Маргарите, единственной их дочери, было, должно быть, уже лет тринадцать. Жаком звали того малыша, который тогда, в первый их визит, был еще в пеленках.
— А Жюльен в армии. Решил призваться досрочно, чтобы попасть в авиацию. Ему это удалось, сейчас он в Сен-Рафаэле, в авиационной военной школе.
Через раскрытые окна он видел гостиную в современном стиле и прекрасно обставленную кухню.
— Изменился наш дом, правда? Только вот беда — напротив нас вздумали строить доходные дома. Прежде здесь была почти что деревня, отсюда видно было Сену… А теперь нас, того и гляди, выселят — на этом месте будет архитектурный ансамбль…
Люсьен смотрел на брата, курил свою трубку. Потом сказал:
— А ты мало изменился. Кстати, сколько тебе лет? Тридцать девять, да?
— Сорок.
— Ах, правда, ты ведь родился в июне…
Он пошел в дом, чтобы принести вина. Франсуаза тотчас воспользовалась этим:
— Как же это случилось, а? Как ты узнал? Тебе полиция сообщила?
Он ответил неопределенным жестом.
— Понимаю, это было для тебя такой неожиданностью. Только знаешь, что я тебе скажу? Что бы там Люсьен ни говорил, всегда случается то, чему суждено случиться, и все мы в конце концов убеждаемся — что ни делается, все к лучшему. Прости за откровенность, но, по-моему, эта женщина была попросту не совсем нормальна. Она совершенно не подходила ни тебе, ни твоему образу жизни. Я поняла это сразу, как только ее увидела, и тогда же сказала это твоему брату. Она видала виды, а? Видишь ли, Бернар, прошлого не скроешь, как ни старайся…
Вернулся Люсьен с бутылкой и стаканами.
— Вы о чем тут говорите?
— Да вот я говорю Бернару, что, в сущности, ему это только на пользу. Помнишь наш разговор тогда, восемь лет назад. Меня еще удивляет, что это столько времени длилось. Что-то такое было у нее в глазах…
Люсьен искоса взглянул на брата, ожидая увидеть его удрученным или рассерженным, и был немало удивлен, обнаружив улыбку на его губах.
— Ну, хватит! Не будем больше об этом. Что прошло, то прошло!…Как идут твои дела? Доволен ты?
— У меня много работы.
Много лет назад он начинал свою трудовую жизнь подмастерьем в небольшой типографии в Рубе, и его родня почему-то по-прежнему представляла его себе в сером халате за наборной кассой.

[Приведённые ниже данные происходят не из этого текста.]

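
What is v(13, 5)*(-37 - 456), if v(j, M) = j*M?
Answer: -32045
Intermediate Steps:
v(j, M) = M*j
v(13, 5)*(-37 - 456) = (5*13)*(-37 - 456) = 65*(-493) = -32045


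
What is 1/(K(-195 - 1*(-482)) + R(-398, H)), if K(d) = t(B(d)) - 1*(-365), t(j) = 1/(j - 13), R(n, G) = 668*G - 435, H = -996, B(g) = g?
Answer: -274/182319051 ≈ -1.5029e-6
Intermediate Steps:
R(n, G) = -435 + 668*G
t(j) = 1/(-13 + j)
K(d) = 365 + 1/(-13 + d) (K(d) = 1/(-13 + d) - 1*(-365) = 1/(-13 + d) + 365 = 365 + 1/(-13 + d))
1/(K(-195 - 1*(-482)) + R(-398, H)) = 1/((-4744 + 365*(-195 - 1*(-482)))/(-13 + (-195 - 1*(-482))) + (-435 + 668*(-996))) = 1/((-4744 + 365*(-195 + 482))/(-13 + (-195 + 482)) + (-435 - 665328)) = 1/((-4744 + 365*287)/(-13 + 287) - 665763) = 1/((-4744 + 104755)/274 - 665763) = 1/((1/274)*100011 - 665763) = 1/(100011/274 - 665763) = 1/(-182319051/274) = -274/182319051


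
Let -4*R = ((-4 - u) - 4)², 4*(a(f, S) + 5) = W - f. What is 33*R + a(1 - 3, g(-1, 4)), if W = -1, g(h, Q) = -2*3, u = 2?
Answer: -3319/4 ≈ -829.75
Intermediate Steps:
g(h, Q) = -6
a(f, S) = -21/4 - f/4 (a(f, S) = -5 + (-1 - f)/4 = -5 + (-¼ - f/4) = -21/4 - f/4)
R = -25 (R = -((-4 - 1*2) - 4)²/4 = -((-4 - 2) - 4)²/4 = -(-6 - 4)²/4 = -¼*(-10)² = -¼*100 = -25)
33*R + a(1 - 3, g(-1, 4)) = 33*(-25) + (-21/4 - (1 - 3)/4) = -825 + (-21/4 - ¼*(-2)) = -825 + (-21/4 + ½) = -825 - 19/4 = -3319/4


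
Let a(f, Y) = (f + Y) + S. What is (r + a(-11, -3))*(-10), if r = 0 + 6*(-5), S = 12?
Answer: 320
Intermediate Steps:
r = -30 (r = 0 - 30 = -30)
a(f, Y) = 12 + Y + f (a(f, Y) = (f + Y) + 12 = (Y + f) + 12 = 12 + Y + f)
(r + a(-11, -3))*(-10) = (-30 + (12 - 3 - 11))*(-10) = (-30 - 2)*(-10) = -32*(-10) = 320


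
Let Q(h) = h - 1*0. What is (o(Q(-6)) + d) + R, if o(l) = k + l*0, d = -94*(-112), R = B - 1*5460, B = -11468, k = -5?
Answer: -6405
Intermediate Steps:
R = -16928 (R = -11468 - 1*5460 = -11468 - 5460 = -16928)
Q(h) = h (Q(h) = h + 0 = h)
d = 10528
o(l) = -5 (o(l) = -5 + l*0 = -5 + 0 = -5)
(o(Q(-6)) + d) + R = (-5 + 10528) - 16928 = 10523 - 16928 = -6405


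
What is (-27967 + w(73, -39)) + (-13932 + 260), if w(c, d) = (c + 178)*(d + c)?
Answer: -33105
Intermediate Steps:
w(c, d) = (178 + c)*(c + d)
(-27967 + w(73, -39)) + (-13932 + 260) = (-27967 + (73² + 178*73 + 178*(-39) + 73*(-39))) + (-13932 + 260) = (-27967 + (5329 + 12994 - 6942 - 2847)) - 13672 = (-27967 + 8534) - 13672 = -19433 - 13672 = -33105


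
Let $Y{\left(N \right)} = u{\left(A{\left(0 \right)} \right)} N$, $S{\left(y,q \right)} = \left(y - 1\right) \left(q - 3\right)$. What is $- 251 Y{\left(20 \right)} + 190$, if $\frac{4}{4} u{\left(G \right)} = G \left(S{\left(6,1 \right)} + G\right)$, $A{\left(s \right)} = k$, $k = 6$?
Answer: $120670$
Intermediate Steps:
$S{\left(y,q \right)} = \left(-1 + y\right) \left(-3 + q\right)$
$A{\left(s \right)} = 6$
$u{\left(G \right)} = G \left(-10 + G\right)$ ($u{\left(G \right)} = G \left(\left(3 - 1 - 18 + 1 \cdot 6\right) + G\right) = G \left(\left(3 - 1 - 18 + 6\right) + G\right) = G \left(-10 + G\right)$)
$Y{\left(N \right)} = - 24 N$ ($Y{\left(N \right)} = 6 \left(-10 + 6\right) N = 6 \left(-4\right) N = - 24 N$)
$- 251 Y{\left(20 \right)} + 190 = - 251 \left(\left(-24\right) 20\right) + 190 = \left(-251\right) \left(-480\right) + 190 = 120480 + 190 = 120670$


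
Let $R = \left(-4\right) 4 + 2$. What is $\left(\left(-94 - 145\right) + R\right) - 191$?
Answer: $-444$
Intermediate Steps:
$R = -14$ ($R = -16 + 2 = -14$)
$\left(\left(-94 - 145\right) + R\right) - 191 = \left(\left(-94 - 145\right) - 14\right) - 191 = \left(-239 - 14\right) - 191 = -253 - 191 = -444$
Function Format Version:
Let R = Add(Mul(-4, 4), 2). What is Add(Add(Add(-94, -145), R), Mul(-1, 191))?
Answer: -444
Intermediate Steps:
R = -14 (R = Add(-16, 2) = -14)
Add(Add(Add(-94, -145), R), Mul(-1, 191)) = Add(Add(Add(-94, -145), -14), Mul(-1, 191)) = Add(Add(-239, -14), -191) = Add(-253, -191) = -444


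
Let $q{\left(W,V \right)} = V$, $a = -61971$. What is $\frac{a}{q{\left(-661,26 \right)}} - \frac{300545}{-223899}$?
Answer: $- \frac{1066725443}{447798} \approx -2382.2$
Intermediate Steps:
$\frac{a}{q{\left(-661,26 \right)}} - \frac{300545}{-223899} = - \frac{61971}{26} - \frac{300545}{-223899} = \left(-61971\right) \frac{1}{26} - - \frac{300545}{223899} = - \frac{4767}{2} + \frac{300545}{223899} = - \frac{1066725443}{447798}$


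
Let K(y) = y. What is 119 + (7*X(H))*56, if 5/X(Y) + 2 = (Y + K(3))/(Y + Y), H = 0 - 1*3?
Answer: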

— Я, можно сказать, сам себе хозяин. Работаю для журналов, для издателей…
— И хорошо платят?
— Неплохо.
— К маме ты не ездил?
— Нет.
— А мы ездили туда на Рождество вместе с ребятами. Мама совершенно не меняется, право же, не стареет, а молодеет. Вот Пулар, тот потихоньку угасает. Когда мы там были, он уже не вставал со своего кресла, по вечерам сосед приходил помочь перенести его в постель. И знаешь, кто это? Сын Мэро, ты еще в школу с ним ходил, теперь у него магазин радиоаппаратуры. Помнишь Мэро?
— Такой рыжий?
— Да. Он живет рядом с тем ресторанчиком, который скоро будет уже принадлежать маме. Да фактически он и сейчас ей принадлежит.
— Но ведь у Пулара, кажется, была дочь?
Речь шла о втором муже их матери.
— Да, была и есть. Бросила мужа, детей и обосновалась в Париже.
— Значит, часть имущества должна унаследовать она.
— Да, но не основной капитал, Пулар передал его маме в прижизненный дар, уж этого она от него добилась.
Затем речь шла не о Пуларе, не о Жанне, а о нем самом.
— Очень тебе одиноко одному?
— Привыкаю.
— А кто ведет у тебя хозяйство? Нашел кого-нибудь?
К чему было признаваться, что шесть дней из семи он занимается этим сам?
— Пообедаешь с нами? Дети вот-вот явятся. Они уже почти не помнят тебя и рады будут познакомиться, наконец, с родным дядюшкой.
— Мне нужно вернуться пораньше в город.
Он не мог бы точно сказать, чем именно, но визит этот не прошел для него даром, даже был ему определенно полезен, он чувствовал это. Кое-что в словах невестки заставило его вспомнить фразу мадемуазель Кувер: «Она даже и не пыталась быть счастливой…»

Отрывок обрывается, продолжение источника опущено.